Être pris d'un fou rire sur un plateau de télévision, cela arrive. On retrouve ce genre de séquences avec plaisir dans les rétrospectives de fin d'année ou sur internet.

Mais cette fois-ci, de nombreux téléspectateurs n'ont pas trouvé le moment très drôle.

Au centre de la polémique, l'émission de Laurent Ruquier, "On n'est pas couché", et sa chroniqueuse Vanessa Burggraf. L'invité de samedi soir était le candidat du NPA, Philippe Poutou, dont l'une des propositions -interdire les licenciements-, était au centre de l'attention des chroniqueurs. Tout a commencé quand Vanessa Burggraf s'est embrouillée en posant une question : "Comment est-ce qu'on impose à un patron... euh, les licenciements". Le public, l'animateur, les invités et les chroniqueurs sont alors pris de fou-rires à répétition, au cours d'une longue séquence, au cours de laquelle la gêne de Philippe Poutou est visible. Il reste de bonne composition, il reste clairement exclu de la bonne humeur générale. Surtout, il ne peut pas s'exprimer sur son programme.
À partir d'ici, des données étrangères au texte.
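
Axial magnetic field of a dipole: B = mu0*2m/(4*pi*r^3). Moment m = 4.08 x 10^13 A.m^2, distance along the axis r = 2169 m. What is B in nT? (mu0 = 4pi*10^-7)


m = 4.08 x 10^13 = 40800000000000 A.m^2
2m = 81600000000000 A.m^2
r^3 = 2169^3 = 10204192809
B = (4pi*10^-7) * 81600000000000 / (4*pi * 10204192809) * 1e9
= 102541584.213171 / 128229668658.27 * 1e9
= 799671.2874 nT

799671.2874


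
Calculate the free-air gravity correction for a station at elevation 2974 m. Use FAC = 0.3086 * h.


FAC = 0.3086 * h
= 0.3086 * 2974
= 917.7764 mGal

917.7764


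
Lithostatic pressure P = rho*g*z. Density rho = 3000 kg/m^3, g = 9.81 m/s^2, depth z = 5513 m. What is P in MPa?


P = rho * g * z / 1e6
= 3000 * 9.81 * 5513 / 1e6
= 162247590.0 / 1e6
= 162.2476 MPa

162.2476


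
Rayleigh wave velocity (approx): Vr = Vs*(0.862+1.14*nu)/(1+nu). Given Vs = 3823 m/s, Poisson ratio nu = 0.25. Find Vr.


Numerator factor = 0.862 + 1.14*0.25 = 1.147
Denominator = 1 + 0.25 = 1.25
Vr = 3823 * 1.147 / 1.25 = 3507.98 m/s

3507.98


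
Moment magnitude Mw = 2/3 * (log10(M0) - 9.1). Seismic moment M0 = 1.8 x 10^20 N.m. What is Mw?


log10(M0) = log10(1.8 x 10^20) = 20.2553
Mw = 2/3 * (20.2553 - 9.1)
= 2/3 * 11.1553
= 7.44

7.44


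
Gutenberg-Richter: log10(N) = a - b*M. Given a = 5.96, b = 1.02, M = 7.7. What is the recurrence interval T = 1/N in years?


log10(N) = 5.96 - 1.02*7.7 = -1.894
N = 10^-1.894 = 0.012764
T = 1/N = 1/0.012764 = 78.343 years

78.343


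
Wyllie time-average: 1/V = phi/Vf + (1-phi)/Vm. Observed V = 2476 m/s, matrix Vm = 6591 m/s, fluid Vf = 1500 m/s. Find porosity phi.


1/V - 1/Vm = 1/2476 - 1/6591 = 0.00025216
1/Vf - 1/Vm = 1/1500 - 1/6591 = 0.00051494
phi = 0.00025216 / 0.00051494 = 0.4897

0.4897


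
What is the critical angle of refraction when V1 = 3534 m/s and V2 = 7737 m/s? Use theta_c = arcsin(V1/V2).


V1/V2 = 3534/7737 = 0.456766
theta_c = arcsin(0.456766) = 27.1786 degrees

27.1786


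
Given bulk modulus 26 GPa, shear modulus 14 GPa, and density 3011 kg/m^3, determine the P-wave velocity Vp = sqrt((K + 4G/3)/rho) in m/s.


First compute the effective modulus:
K + 4G/3 = 26e9 + 4*14e9/3 = 44666666666.67 Pa
Then divide by density:
44666666666.67 / 3011 = 14834495.7379 Pa/(kg/m^3)
Take the square root:
Vp = sqrt(14834495.7379) = 3851.56 m/s

3851.56


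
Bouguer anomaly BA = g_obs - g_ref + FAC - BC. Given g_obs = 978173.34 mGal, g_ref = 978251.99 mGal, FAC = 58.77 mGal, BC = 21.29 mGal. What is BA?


BA = g_obs - g_ref + FAC - BC
= 978173.34 - 978251.99 + 58.77 - 21.29
= -41.17 mGal

-41.17


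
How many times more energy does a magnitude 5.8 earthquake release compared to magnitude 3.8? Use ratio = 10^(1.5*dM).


M2 - M1 = 5.8 - 3.8 = 2.0
1.5 * 2.0 = 3.0
ratio = 10^3.0 = 1000.0

1000.0


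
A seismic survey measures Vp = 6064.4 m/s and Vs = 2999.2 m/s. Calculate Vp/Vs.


Vp/Vs = 6064.4 / 2999.2
= 2.022

2.022


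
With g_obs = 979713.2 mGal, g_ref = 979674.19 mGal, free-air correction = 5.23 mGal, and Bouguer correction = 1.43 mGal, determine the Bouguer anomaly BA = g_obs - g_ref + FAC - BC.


BA = g_obs - g_ref + FAC - BC
= 979713.2 - 979674.19 + 5.23 - 1.43
= 42.81 mGal

42.81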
Déjà qu'il n'a "pas beaucoup de temps de parole", ironise Laurent Ruquier.



Sur les réseaux sociaux, de nombreux internautes ont fait part de leur colère en pointant le "mépris de classe" affiché par l'équipe de l'émission à l'égard du candidat du NPA et d'un sujet grave, les licenciements.



Interrogé par BuzzFeed News, Philippe Poutou a estimé que "le malaise était plus de leur côté que du mien. Ils passaient beaucoup de temps à répéter la question, alors que tout le monde l'avait bien comprise. Ils n'arrivaient pas à démarrer la question. Ils ne savaient pas comment gérer l'interview je pense". Effectivement, en regardant la séquence, le sentiment que les rires sont quelque peu forcé est bien palpable. "Je ne comprends pas qu'ils aient gardé la séquence au montage", s'est-il étonné, avant d'avancer une explication. "Avec l'écrivain Philippe Sollers qui est passé juste avant, il n'y a pas eu de problème. Ou avec un politicien, ils savent faire, quand c'est quelqu'un de leur milieu. Mais quand c'est un ouvrier, ce n'est pas pareil je pense", a-t-il dit.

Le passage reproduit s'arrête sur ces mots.